Last week, prosecutors, noting that the Giddings family was on board with the decision, opted to remove the death penalty as a possible punishment for McDaniel.
Coupled with last week’s development, Monday’s news is a milestone in a case that began in June 2011, when Giddings’ dismembered torso was found in a curbside trash bin at her downtown Macon apartment.
Giddings, 27, who was from Maryland, and McDaniel, from Lilburn, were at the time next-door neighbors and recent Mercer law school graduates.
McDaniel was jailed soon after the slaying and has been in jail since.

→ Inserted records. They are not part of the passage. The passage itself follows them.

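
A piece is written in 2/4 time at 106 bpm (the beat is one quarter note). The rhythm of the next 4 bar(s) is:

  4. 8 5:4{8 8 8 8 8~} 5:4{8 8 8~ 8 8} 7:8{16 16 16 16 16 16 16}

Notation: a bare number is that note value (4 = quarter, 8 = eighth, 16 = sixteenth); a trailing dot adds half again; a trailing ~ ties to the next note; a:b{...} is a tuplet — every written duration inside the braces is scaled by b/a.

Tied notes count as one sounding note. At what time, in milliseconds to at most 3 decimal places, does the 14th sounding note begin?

1. 0.0ms @ 0 + 849.057ms (3/2)
2. 849.057ms @ 3/2 + 283.019ms (1/2)
3. 1132.075ms @ 2 + 226.415ms (2/5)
4. 1358.491ms @ 12/5 + 226.415ms (2/5)
5. 1584.906ms @ 14/5 + 226.415ms (2/5)
6. 1811.321ms @ 16/5 + 226.415ms (2/5)
7. 2037.736ms @ 18/5 + 452.83ms (4/5)
8. 2490.566ms @ 22/5 + 226.415ms (2/5)
9. 2716.981ms @ 24/5 + 452.83ms (4/5)
10. 3169.811ms @ 28/5 + 226.415ms (2/5)
11. 3396.226ms @ 6 + 161.725ms (2/7)
12. 3557.951ms @ 44/7 + 161.725ms (2/7)
13. 3719.677ms @ 46/7 + 161.725ms (2/7)
14. 3881.402ms @ 48/7 + 161.725ms (2/7)
15. 4043.127ms @ 50/7 + 161.725ms (2/7)
16. 4204.852ms @ 52/7 + 161.725ms (2/7)
17. 4366.577ms @ 54/7 + 161.725ms (2/7)

note 14 onset = 48/7b = 3881.402ms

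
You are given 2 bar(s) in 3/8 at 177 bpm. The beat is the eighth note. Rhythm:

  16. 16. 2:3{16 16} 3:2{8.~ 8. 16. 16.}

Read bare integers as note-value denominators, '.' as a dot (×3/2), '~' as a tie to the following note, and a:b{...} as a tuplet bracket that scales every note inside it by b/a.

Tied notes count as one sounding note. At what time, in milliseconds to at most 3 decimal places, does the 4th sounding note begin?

1. 0.0ms @ 0 + 254.237ms (3/4)
2. 254.237ms @ 3/4 + 254.237ms (3/4)
3. 508.475ms @ 3/2 + 254.237ms (3/4)
4. 762.712ms @ 9/4 + 254.237ms (3/4)
5. 1016.949ms @ 3 + 677.966ms (2)
6. 1694.915ms @ 5 + 169.492ms (1/2)
7. 1864.407ms @ 11/2 + 169.492ms (1/2)

note 4 onset = 9/4b = 762.712ms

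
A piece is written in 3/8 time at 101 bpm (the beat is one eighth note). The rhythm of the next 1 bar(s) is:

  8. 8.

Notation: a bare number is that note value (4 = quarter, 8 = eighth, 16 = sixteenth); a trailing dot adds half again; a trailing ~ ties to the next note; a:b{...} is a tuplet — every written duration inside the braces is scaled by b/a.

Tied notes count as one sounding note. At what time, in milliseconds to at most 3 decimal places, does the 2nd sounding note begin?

note 2 onset = 3/2b = 891.089ms

1. 0.0ms @ 0 + 891.089ms (3/2)
2. 891.089ms @ 3/2 + 891.089ms (3/2)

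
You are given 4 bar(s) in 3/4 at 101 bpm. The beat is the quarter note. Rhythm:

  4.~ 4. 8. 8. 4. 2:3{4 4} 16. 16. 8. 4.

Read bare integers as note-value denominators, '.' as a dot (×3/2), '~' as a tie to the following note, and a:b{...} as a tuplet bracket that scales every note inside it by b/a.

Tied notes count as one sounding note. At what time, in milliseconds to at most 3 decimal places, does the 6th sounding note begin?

note 6 onset = 15/2b = 4455.446ms

1. 0.0ms @ 0 + 1782.178ms (3)
2. 1782.178ms @ 3 + 445.545ms (3/4)
3. 2227.723ms @ 15/4 + 445.545ms (3/4)
4. 2673.267ms @ 9/2 + 891.089ms (3/2)
5. 3564.356ms @ 6 + 891.089ms (3/2)
6. 4455.446ms @ 15/2 + 891.089ms (3/2)
7. 5346.535ms @ 9 + 222.772ms (3/8)
8. 5569.307ms @ 75/8 + 222.772ms (3/8)
9. 5792.079ms @ 39/4 + 445.545ms (3/4)
10. 6237.624ms @ 21/2 + 891.089ms (3/2)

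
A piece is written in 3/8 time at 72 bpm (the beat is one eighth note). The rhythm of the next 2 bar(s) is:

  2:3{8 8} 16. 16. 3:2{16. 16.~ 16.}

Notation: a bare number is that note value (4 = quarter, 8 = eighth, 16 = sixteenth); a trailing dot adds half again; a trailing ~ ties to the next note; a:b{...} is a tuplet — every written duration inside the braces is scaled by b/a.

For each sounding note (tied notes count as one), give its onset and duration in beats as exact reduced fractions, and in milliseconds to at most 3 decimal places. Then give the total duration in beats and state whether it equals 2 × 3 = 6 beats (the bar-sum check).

1) 0.0ms=0b +1250.0ms=3/2b
2) 1250.0ms=3/2b +1250.0ms=3/2b
3) 2500.0ms=3b +625.0ms=3/4b
4) 3125.0ms=15/4b +625.0ms=3/4b
5) 3750.0ms=9/2b +416.667ms=1/2b
6) 4166.667ms=5b +833.333ms=1b
Σ=6b of 6 (72bpm 3/8) — PASS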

Floyd Buford, one of his lawyers, on Monday said, “We’re looking forward to finally getting this case in front of a jury.”
Because of a backlog at FBI labs, many pieces of potential trace evidence -- hair, fibers and the bathtub taken from Giddings’ Georgia Avenue apartment -- were not expected to be examined until McDaniel’s trlal date was set.
In phone call with The Telegraph from Giddings’ Maryland hometown, her mother wanted to make clear that her family isn’t at odds in the least with the decision not to seek death for McDaniel.
“We were only divided as a family in some of our opinions,” Karen Giddings, 52, said. “But we’ve become closer than ever in our effort to stand united. ... Ultimately it came down to my belief. ... I believe in the sovereignty of God. He is all-knowing ... and the most powerful judge. And I believe in the sanctity of all human life, from conception to natural death. But it was really hard...”
She said taking away the capital punishment option is not a sign of her family backing down.
“My only wish right now for the coward McDaniel is to spend the rest of his life in a Georgia state prison,” she said.
“As feisty as Lauren was, and her passion for life and her family, I can’t help but think that she’d just be so full of the zeal trying to do everything she could to give him the worst possible punishment. ... Ultimately, that’s what we want, too. We just don’t feel that we have the right to take anybody’s life. That’s in God’s hands.”
Although Lauren Giddings and McDaniel were neighbors and classmates, they were not close. They had stayed on as tenants at their apartment complex to study for the state bar exam.
A month and a half after graduation, Giddings was dead.
“We are gonna fight tooth and nail. There never will be complete justice for Lauren, but in no way are we laying down or taking this lightly,” Karen Giddings said.
“I’m not doing this to be nice or even ... merciful. It’s just something I don’t believe I have the right to do.”